Russia walks out of security talks with Georgia
The Russians left the meeting after complaining about the absence of the delegation from the Georgian breakaway region of Abkhazia, who have boycotted the two-day meeting.
Geneva -- Russian officials walked out of talks on Monday with their Georgian counterparts aimed at easing tensions since their war last year, a diplomatic source told AFP.
The Russians left the meeting after complaining about the absence of the delegation from the Georgian breakaway region of Abkhazia, who have boycotted the two-day meeting, the source said.
"The Russians left in the middle of the talks along with the Ossetians," the source said, referring to another separatist Georgian region, South Ossetia.
"They felt there was no reason to discuss security in the Caucasus without the Abkhazians," the source added.
In Moscow, Russian Foreign Ministry Sergei Lavrov said the delegation had decided to "take a break," Russian news agencies reported.
"The basic conditions which should guarantee the holding of this round of talks have not been respected," he said.
"The Russian delegation to the consultations in Geneva proposed to take a break until tomorrow (Tuesday)," he added.
Russia was waiting for a report from United Nations Secretary General Ban Ki-moon on the activities of UN observers in Georgia and Abkhazia, he said.
Diplomats in Geneva said they hoped Abkhazian officials might still participate on Tuesday, the meeting's last day.
The security and humanitarian talks are being held under the joint auspices of the United Nations, the European Union and the Organization for Security and Co-operation in Europe (OSCE).
Abkhazia had threatened Saturday to boycott the discussions in protest at how the UN has described the region's status. Earlier Monday, Abkhazian officials failed to turn up when the talks began in Geneva.
In previous UN reports the region was called "Abkhazia, Georgia" -- a wording that irritated the Moscow-backed region since it implied the territory was part of Georgia.
There is a long-running dispute over the status of the two rebel regions, which are recognised by Russia as independent but which most of the world considers part of Georgia.
Diplomats were expecting little progress to be made during the talks amid few signs that the tense climate in the region is easing.

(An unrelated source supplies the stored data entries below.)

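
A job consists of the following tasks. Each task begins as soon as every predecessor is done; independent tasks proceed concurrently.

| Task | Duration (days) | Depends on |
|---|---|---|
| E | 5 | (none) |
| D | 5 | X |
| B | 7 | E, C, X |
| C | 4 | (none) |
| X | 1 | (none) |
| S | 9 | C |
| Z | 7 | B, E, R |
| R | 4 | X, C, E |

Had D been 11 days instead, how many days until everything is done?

19

Baseline: E→B→Z = 5+7+7 = 19 → 19 days.
D is off the critical path — its longest chain is 6 days, giving 13 of slack.
That remains the longest chain; total 19 days.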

Earlier this month, Tbilisi accused Moscow of encouraging a mutiny by army officers on the eve of NATO exercises, prompting Russian Vice Foreign Minister Grigori Karassin -- a regular participant in the Geneva talks -- to retort that Georgia was a destabilising factor in the region.
Meanwhile, a security meeting between Georgian, Russian and South Ossetian officials on the ground -- a key outcome of February's talks in Geneva -- was called off on May 7 because of disagreements about where it would be held.
Tbilisi and Moscow blame each other for the cancellation.
At the last round of talks in Geneva in February, Russia and Georgia took their first concrete steps to prevent a new military clash by accepting proposals to open up more immediate channels of communication between the forces on the ground.
But other security arrangements, including on militia movements and force build-ups, still have to be tackled.
The February meeting also failed to produce an agreement on the second key area, humanitarian issues, including access to aid for Georgian populations in South Ossetia, and the return of refugees.
In a further sign of the tense climate, the OSCE announced last week that it was suspending talks on extending its mission in Georgia.
About 20 OSCE military observers are deployed there, along with 225 European Union observers, to monitor compliance with a ceasefire that halted the fighting between Russia and Georgia in South Ossetia.